Lorsqu’un investisseur belge perçoit des dividendes via un courtier étranger, comme Trade Republic, il ne peut pas partir du principe que tout est réglé automatiquement sur le plan fiscal. Contrairement à une banque belge, ce type de courtier ne prélève généralement pas le précompte mobilier belge. Cela signifie que l’investisseur reçoit souvent un dividende brut ou partiellement taxé à l’étranger, mais que l’impôt belge reste dû.

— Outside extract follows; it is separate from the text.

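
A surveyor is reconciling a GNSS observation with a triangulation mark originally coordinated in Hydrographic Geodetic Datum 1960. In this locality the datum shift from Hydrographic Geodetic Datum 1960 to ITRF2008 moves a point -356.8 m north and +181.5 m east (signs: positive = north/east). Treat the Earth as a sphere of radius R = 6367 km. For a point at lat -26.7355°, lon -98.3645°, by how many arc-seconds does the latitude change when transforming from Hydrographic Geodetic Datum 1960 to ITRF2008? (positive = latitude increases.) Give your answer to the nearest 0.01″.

Δφ = -11.56″

On a sphere of radius R, 1 rad of latitude = R, so Δφ = ΔN / R = -356.8 / 6367000 = -5.6039e-05 rad = -11.559″.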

Concrètement, à chaque versement de dividende, l’investisseur doit conserver le relevé fourni par le courtier. Ce document mentionne le montant brut du dividende, la retenue éventuelle opérée à l’étranger et le montant net perçu. Ces informations sont indispensables pour la déclaration fiscale belge. Lors de la déclaration annuelle à l’impôt des personnes physiques, le montant brut des dividendes doit être déclaré dans la rubrique des revenus mobiliers. L’administration fiscale calculera alors le précompte mobilier belge à payer, actuellement fixé à 30 %, en tenant compte, le cas échéant, des retenues étrangères déjà appliquées.

Le paiement ne se fait pas séparément comme pour la TOB, mais directement via le calcul final de l’impôt. Si aucun précompte belge n’a été retenu en amont, l’impôt sera réclamé lors de l’avertissement-extrait de rôle. Il est donc essentiel d’anticiper cette charge et de ne pas considérer le dividende perçu comme un revenu “net définitif”.

Cette démarche est souvent sous-estimée par les investisseurs débutants, mais elle est fondamentale pour rester en règle. Une bonne pratique consiste à tenir un tableau simple recensant, pour chaque dividende reçu, la date, le montant brut, la retenue étrangère éventuelle et le montant net encaissé.